While these were extreme reactions, very few people in the South or elsewhere viewed the slave revolts as evidence that slavery was un-Christian, and they largely thought of the uprisings themselves as brutal rather than the daily oppressions of slavery being that way.
The slave revolts in what would become Haiti created the second independent republic in the Americas and created panic across the slaveholding world of the Americas. It undermined slavery in the Carribean and with slave revolts in places like Jamaica undermined slavery in the British Empire.
Slave revolts in the U.S. such as the rebellion of Nat Turner, tended to harden positions among whites in defense of slavery, and lead to suppression of abolitionist expression in the South, and in the North it dissuaded some against abolition, as such revolts played into the hands of slave apologists about the natural "savagery" of blacks, while those who were militant in the abollition movement regarded such revolts as the natural instincts of humans yearning to be free.

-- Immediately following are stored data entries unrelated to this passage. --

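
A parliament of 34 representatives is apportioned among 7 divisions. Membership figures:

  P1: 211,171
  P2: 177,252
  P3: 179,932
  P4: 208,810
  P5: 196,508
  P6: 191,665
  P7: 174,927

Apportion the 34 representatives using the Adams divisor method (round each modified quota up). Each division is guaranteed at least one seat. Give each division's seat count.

P1: 5, P2: 5, P3: 5, P4: 5, P5: 5, P6: 5, P7: 4

Standard divisor 1340265/34 ≈ 39419.559; standard quotas: P1 5.357, P2 4.497, P3 4.565, P4 5.297, P5 4.985, P6 4.862, P7 4.438.
Rounding up gives 6, 5, 5, 6, 5, 5, 5 = 37 seats, so the divisor must be adjusted.
With modified divisor 44000: modified quotas P1 4.799, P2 4.028, P3 4.089, P4 4.746, P5 4.466, P6 4.356, P7 3.976.
Rounding up: P1 5, P2 5, P3 5, P4 5, P5 5, P6 5, P7 4 (total 34).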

However while slaves seeking to runaway invoked sympathy toward abolition, slave violence while understandable from the perspective of today, tended to horrify whites and could be manipulated to bring disrepute to abolitionist efforts in the white population. Essentially the argument was that the end of slavery would bring about racial violence and race war.
Militias were much more organized in the South than the North, for fear of slave revolts. This is particularly the case in states that had a large black minority or in the case of South Carolina, a black majority.
Black abolitionists, particularly those who had spent some time in slavery had a different perspective.